Woman Indirectly Struck By Lightning Sustains Rare Injury

Woman Indirectly Struck By Lightning Sustains Rare Injury

By: Tanya Lewis
Published: April 15, 2015 11:22am ET on LiveScience.

Being struck by lightning is a rare event, and it can have some equally unusual medical effects.

For one 77-year-old woman who survived being hit by an indirect lightning strike while sitting in her car, those effects included losing her vision in one eye, according to a new report of her case.

macula injuryThis photograph reveals the swelling (black arrow) near the macular hole in the woman's right eye caused by a lightning strike.

An exam revealed that the strike tore a tiny hole in the woman's macula, which is the part of the eye that is critical for high-acuity vision.

The woman's case reveals the importance of checking the vision of anyone who is struck by a bolt, researchers said in their report, published March 31 in the journal BMJ Case Reports. [16 Oddest Medical Cases]

"In the future, if patients are struck by lightning, it should be a routine process to refer them to an ophthalmologist to have an eye assessment," said study co-author Dr. Permesh Dhillon, an ophthalmologist at Pilgrim Hospital in Boston, England.

The woman's injury wasn't diagnosed right away. When the lightning bolt struck the woman's car, she suffered some back pain, and her hairdresser later noticed minor burns on the woman's scalp. Later that day, the woman reported, the vision in her right eye was blurred, and she could barely see with that eye, though it was not painful, Dhillon said.

A few days later, when the woman visited her optician, she was referred to Dhillon and his colleagues, who scanned the patient's retina using a relatively new technique known as optical coherence tomography (OCT). They found the hole in the woman's macula, a part of the retina that is responsible for about 90 percent of vision, Dhillon said.

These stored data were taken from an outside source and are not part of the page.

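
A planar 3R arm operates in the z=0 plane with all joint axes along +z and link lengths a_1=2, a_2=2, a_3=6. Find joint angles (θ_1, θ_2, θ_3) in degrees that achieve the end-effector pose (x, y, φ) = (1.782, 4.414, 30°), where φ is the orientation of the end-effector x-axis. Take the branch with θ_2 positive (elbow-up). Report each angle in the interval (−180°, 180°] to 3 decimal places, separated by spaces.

134.998 45.010 -150.008

wrist centre = target − a_3·(cos φ, sin φ) = (-3.4142, 1.4140)
cos θ_2 = (13.6558−2²−2²)/(2·2·2) = 0.7070; θ_2 = 45.0103° (elbow-up)
β = atan2(1.4140,-3.4142) = 157.5027°; ψ = atan2(1.4145,3.4140) = 22.5052°
θ_1 = β − ψ = 134.9975°
θ_3 = φ − θ_1 − θ_2 = -150.0079° (wrapped to (-180°,180°])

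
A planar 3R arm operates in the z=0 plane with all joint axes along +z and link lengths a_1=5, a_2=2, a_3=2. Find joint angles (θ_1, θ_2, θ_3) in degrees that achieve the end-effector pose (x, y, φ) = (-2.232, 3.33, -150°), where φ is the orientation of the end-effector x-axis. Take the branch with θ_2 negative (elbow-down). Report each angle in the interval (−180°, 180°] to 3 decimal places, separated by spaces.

119.999 -120.004 -149.996

wrist centre = target − a_3·(cos φ, sin φ) = (-0.4999, 4.3300)
cos θ_2 = (18.9988−5²−2²)/(2·5·2) = -0.5001; θ_2 = -120.0038° (elbow-down)
β = atan2(4.3300,-0.4999) = 96.5863°; ψ = atan2(-1.7320,3.9999) = -23.4130°
θ_1 = β − ψ = 119.9993°
θ_3 = φ − θ_1 − θ_2 = -149.9955° (wrapped to (-180°,180°])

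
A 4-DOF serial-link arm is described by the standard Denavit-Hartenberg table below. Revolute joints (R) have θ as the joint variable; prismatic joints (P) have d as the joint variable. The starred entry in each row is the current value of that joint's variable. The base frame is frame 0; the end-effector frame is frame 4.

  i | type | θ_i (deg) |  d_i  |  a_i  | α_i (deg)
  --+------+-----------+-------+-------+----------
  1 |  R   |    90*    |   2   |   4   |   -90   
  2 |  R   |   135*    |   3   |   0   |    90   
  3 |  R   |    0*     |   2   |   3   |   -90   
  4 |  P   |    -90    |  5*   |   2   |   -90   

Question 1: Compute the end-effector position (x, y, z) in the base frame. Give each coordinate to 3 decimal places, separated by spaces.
after link 1: o_1 = (0.0000, 4.0000, 2.0000)
after link 2: o_2 = (-3.0000, 4.0000, 2.0000)
after link 3: o_3 = (-3.0000, 3.2929, -1.5355)
after link 4: o_4 = (-8.0000, 4.7071, -2.9497)

-8.000 4.707 -2.950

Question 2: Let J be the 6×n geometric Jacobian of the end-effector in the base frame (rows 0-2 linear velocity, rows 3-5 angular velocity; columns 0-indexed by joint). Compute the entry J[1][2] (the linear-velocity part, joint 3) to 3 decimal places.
axis z_2 = (-0.0000,0.7071,-0.7071); lever o_n−o_2 = (-5.0000,0.7071,-4.9497)
cross product → J_v[:, 2] = (-3.0000,3.5355,3.5355)
J_ω[:, 2] = z_2
entry J[1][2] = 3.5355

3.536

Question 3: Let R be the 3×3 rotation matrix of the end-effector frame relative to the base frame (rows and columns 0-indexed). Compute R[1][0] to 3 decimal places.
0.707

End-effector x-axis (col 0 of R) = (0.0000,0.7071,-0.7071)
R[1][0] = 0.7071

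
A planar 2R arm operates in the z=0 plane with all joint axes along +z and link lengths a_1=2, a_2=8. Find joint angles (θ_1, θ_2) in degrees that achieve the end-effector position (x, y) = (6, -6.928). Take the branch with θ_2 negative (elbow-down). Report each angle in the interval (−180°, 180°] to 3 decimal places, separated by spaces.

0.006 -60.006

cos θ_2 = (83.9972−2²−8²)/(2·2·8) = 0.4999; θ_2 = -60.0058° (elbow-down)
β = atan2(-6.9280,6.0000) = -49.1058°; ψ = atan2(-6.9286,5.9993) = -49.1116°
θ_1 = β − ψ = 0.0058°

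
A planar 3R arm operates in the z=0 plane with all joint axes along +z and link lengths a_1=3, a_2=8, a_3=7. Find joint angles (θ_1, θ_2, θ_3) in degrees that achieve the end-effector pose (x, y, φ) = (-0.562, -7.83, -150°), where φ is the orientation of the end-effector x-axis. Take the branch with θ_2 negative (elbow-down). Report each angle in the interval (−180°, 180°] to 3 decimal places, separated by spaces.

wrist centre = target − a_3·(cos φ, sin φ) = (5.5002, -4.3300)
cos θ_2 = (49.0009−3²−8²)/(2·3·8) = -0.5000; θ_2 = -119.9988° (elbow-down)
β = atan2(-4.3300,5.5002) = -38.2115°; ψ = atan2(-6.9283,-0.9999) = -98.2120°
θ_1 = β − ψ = 60.0005°
θ_3 = φ − θ_1 − θ_2 = -90.0016° (wrapped to (-180°,180°])

60.000 -119.999 -90.002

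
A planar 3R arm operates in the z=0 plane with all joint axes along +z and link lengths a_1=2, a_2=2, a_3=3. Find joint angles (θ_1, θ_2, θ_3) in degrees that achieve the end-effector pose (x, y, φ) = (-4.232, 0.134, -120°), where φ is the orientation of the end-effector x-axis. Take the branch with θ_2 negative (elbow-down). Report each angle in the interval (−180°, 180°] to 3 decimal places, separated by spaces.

150.000 -30.002 120.002

wrist centre = target − a_3·(cos φ, sin φ) = (-2.7320, 2.7321)
cos θ_2 = (14.9281−2²−2²)/(2·2·2) = 0.8660; θ_2 = -30.0020° (elbow-down)
β = atan2(2.7321,-2.7320) = 134.9992°; ψ = atan2(-1.0001,3.7320) = -15.0010°
θ_1 = β − ψ = 150.0002°
θ_3 = φ − θ_1 − θ_2 = 120.0018° (wrapped to (-180°,180°])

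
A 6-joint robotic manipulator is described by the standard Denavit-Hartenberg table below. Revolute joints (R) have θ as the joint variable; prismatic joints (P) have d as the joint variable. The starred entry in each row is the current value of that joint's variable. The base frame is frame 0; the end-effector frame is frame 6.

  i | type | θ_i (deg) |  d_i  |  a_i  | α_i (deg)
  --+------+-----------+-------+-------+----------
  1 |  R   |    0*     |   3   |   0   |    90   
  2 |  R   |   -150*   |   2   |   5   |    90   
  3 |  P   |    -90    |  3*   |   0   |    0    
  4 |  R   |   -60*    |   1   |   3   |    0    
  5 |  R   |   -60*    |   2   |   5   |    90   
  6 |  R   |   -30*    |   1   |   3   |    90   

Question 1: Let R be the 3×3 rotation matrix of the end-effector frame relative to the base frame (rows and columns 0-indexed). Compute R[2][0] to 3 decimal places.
-0.058

End-effector x-axis (col 0 of R) = (0.8995,-0.4330,-0.0580)
R[2][0] = -0.0580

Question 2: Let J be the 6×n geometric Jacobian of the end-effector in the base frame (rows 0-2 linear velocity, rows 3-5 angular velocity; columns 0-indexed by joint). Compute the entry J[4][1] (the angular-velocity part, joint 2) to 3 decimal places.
-1.000

axis z_1 = (0.0000,-1.0000,0.0000); lever o_n−o_1 = (0.9354,-5.1651,5.7362)
cross product → J_v[:, 1] = (-5.7362,0.0000,0.9354)
J_ω[:, 1] = z_1
entry J[4][1] = -1.0000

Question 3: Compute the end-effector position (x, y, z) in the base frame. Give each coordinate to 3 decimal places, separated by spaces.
0.935 -5.165 8.736

after link 1: o_1 = (0.0000, 0.0000, 3.0000)
after link 2: o_2 = (-4.3301, -2.0000, 0.5000)
after link 3: o_3 = (-5.8301, -2.0000, 3.0981)
after link 4: o_4 = (-4.0801, -0.5000, 5.2631)
after link 5: o_5 = (-1.3301, -3.0000, 9.1603)
after link 6: o_6 = (0.9354, -5.1651, 8.7362)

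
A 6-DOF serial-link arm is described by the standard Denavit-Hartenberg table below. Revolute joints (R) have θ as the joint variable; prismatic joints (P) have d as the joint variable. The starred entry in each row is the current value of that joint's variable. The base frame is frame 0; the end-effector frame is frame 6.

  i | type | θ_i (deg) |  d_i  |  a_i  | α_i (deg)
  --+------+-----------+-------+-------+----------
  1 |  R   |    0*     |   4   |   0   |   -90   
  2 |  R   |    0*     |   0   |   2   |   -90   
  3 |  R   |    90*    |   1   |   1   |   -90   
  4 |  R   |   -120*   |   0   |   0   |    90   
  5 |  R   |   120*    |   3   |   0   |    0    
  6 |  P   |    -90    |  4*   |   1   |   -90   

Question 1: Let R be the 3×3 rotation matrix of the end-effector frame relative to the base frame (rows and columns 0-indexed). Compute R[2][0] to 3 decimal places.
End-effector x-axis (col 0 of R) = (-0.5000,0.4330,-0.7500)
R[2][0] = -0.7500

-0.750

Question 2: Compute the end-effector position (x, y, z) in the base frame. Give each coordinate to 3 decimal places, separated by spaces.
after link 1: o_1 = (0.0000, 0.0000, 4.0000)
after link 2: o_2 = (2.0000, 0.0000, 4.0000)
after link 3: o_3 = (2.0000, -1.0000, 3.0000)
after link 4: o_4 = (2.0000, -1.0000, 3.0000)
after link 5: o_5 = (2.0000, 1.5981, 4.5000)
after link 6: o_6 = (1.5000, 5.4952, 5.7500)

1.500 5.495 5.750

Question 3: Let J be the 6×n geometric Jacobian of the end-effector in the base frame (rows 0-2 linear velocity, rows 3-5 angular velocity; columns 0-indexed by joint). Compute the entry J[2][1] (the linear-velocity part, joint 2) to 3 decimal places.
-1.500

axis z_1 = (0.0000,1.0000,0.0000); lever o_n−o_1 = (1.5000,5.4952,1.7500)
cross product → J_v[:, 1] = (1.7500,0.0000,-1.5000)
J_ω[:, 1] = z_1
entry J[2][1] = -1.5000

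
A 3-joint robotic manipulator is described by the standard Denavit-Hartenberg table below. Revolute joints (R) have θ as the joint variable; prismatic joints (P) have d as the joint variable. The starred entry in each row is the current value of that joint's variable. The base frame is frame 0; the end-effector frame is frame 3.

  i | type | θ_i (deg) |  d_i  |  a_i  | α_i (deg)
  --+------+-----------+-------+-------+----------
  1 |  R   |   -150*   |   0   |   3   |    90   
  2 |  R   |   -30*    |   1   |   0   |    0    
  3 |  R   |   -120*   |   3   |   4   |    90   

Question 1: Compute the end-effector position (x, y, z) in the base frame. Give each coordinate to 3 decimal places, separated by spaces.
-1.598 3.696 -2.000

after link 1: o_1 = (-2.5981, -1.5000, 0.0000)
after link 2: o_2 = (-3.0981, -0.6340, 0.0000)
after link 3: o_3 = (-1.5981, 3.6962, -2.0000)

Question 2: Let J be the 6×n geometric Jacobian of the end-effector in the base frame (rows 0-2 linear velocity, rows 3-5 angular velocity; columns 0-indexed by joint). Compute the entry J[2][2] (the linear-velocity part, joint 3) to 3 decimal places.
axis z_2 = (-0.5000,0.8660,0.0000); lever o_n−o_2 = (1.5000,4.3301,-2.0000)
cross product → J_v[:, 2] = (-1.7321,-1.0000,-3.4641)
J_ω[:, 2] = z_2
entry J[2][2] = -3.4641

-3.464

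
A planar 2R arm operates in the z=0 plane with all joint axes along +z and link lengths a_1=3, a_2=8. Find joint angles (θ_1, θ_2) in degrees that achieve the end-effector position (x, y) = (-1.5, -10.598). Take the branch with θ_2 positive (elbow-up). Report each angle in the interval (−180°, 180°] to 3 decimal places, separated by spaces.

-120.003 30.004

cos θ_2 = (114.5676−3²−8²)/(2·3·8) = 0.8660; θ_2 = 30.0039° (elbow-up)
β = atan2(-10.5980,-1.5000) = -98.0559°; ψ = atan2(4.0005,9.9279) = 21.9470°
θ_1 = β − ψ = -120.0029°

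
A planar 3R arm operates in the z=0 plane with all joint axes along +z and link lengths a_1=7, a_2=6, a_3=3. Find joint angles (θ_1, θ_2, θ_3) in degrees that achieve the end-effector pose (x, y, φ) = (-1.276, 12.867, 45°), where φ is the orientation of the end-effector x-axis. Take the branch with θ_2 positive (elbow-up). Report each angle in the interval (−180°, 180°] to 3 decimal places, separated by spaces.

wrist centre = target − a_3·(cos φ, sin φ) = (-3.3973, 10.7457)
cos θ_2 = (127.0114−7²−6²)/(2·7·6) = 0.5001; θ_2 = 59.9910° (elbow-up)
β = atan2(10.7457,-3.3973) = 107.5447°; ψ = atan2(5.1957,10.0008) = 27.4530°
θ_1 = β − ψ = 80.0917°
θ_3 = φ − θ_1 − θ_2 = -95.0827° (wrapped to (-180°,180°])

80.092 59.991 -95.083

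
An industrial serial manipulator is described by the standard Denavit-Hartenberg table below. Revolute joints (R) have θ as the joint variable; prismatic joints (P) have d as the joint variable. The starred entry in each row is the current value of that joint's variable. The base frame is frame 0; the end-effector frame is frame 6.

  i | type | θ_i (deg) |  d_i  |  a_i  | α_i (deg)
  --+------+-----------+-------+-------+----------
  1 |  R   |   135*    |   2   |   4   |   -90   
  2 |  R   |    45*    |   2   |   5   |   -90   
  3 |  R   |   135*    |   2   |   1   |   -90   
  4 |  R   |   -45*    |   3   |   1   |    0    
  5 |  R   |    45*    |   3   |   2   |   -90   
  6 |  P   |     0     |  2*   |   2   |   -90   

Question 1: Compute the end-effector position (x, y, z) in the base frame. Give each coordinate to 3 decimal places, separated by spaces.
after link 1: o_1 = (-2.8284, 2.8284, 2.0000)
after link 2: o_2 = (-6.7426, 3.9142, -1.5355)
after link 3: o_3 = (-4.8891, 3.0607, -2.4497)
after link 4: o_4 = (-4.3713, 0.2500, -1.0962)
after link 5: o_5 = (-3.1036, -2.0178, 1.4038)
after link 6: o_6 = (-2.3964, -0.7249, 3.8180)

-2.396 -0.725 3.818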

The retina doesn't conduct electricity very well, which suggests the injury may have been caused by heat that was produced when the lightning struck, he added.

Dhillon prescribed nonsteroidal anti-inflammatory eye drops, but the woman stopped using them when she developed an allergic reaction to the medication. After two months, the woman's vision had not improved, and so she underwent surgery to correct the hole in her macula. The surgery involves removing the jelly part of the eye in contact with the retina, and injecting a gas bubble to push the layer at the back of the eye back together, Dhillon explained.

Lightning strikes are extremely rare (though more common in tropical regions). In the United States, an average of 51 people were killed by lightning per year between 1984 and 2013, according to the National Weather Service. Only about 10 percent of those struck by lightning are killed.

There have been reports of lightning strikes affecting other parts of the eyes, resulting in cataracts, burns or swelling, or bleeding in a jellylike part of the eye called the vitreous humour, Dhillon said. But "this lady was quite fortunate in that only her retina was affected, and only in one eye," he said.

Editor's note: This story was updated on April 20 to correct the name of the technique that the researchers used — it is called optical coherence tomography.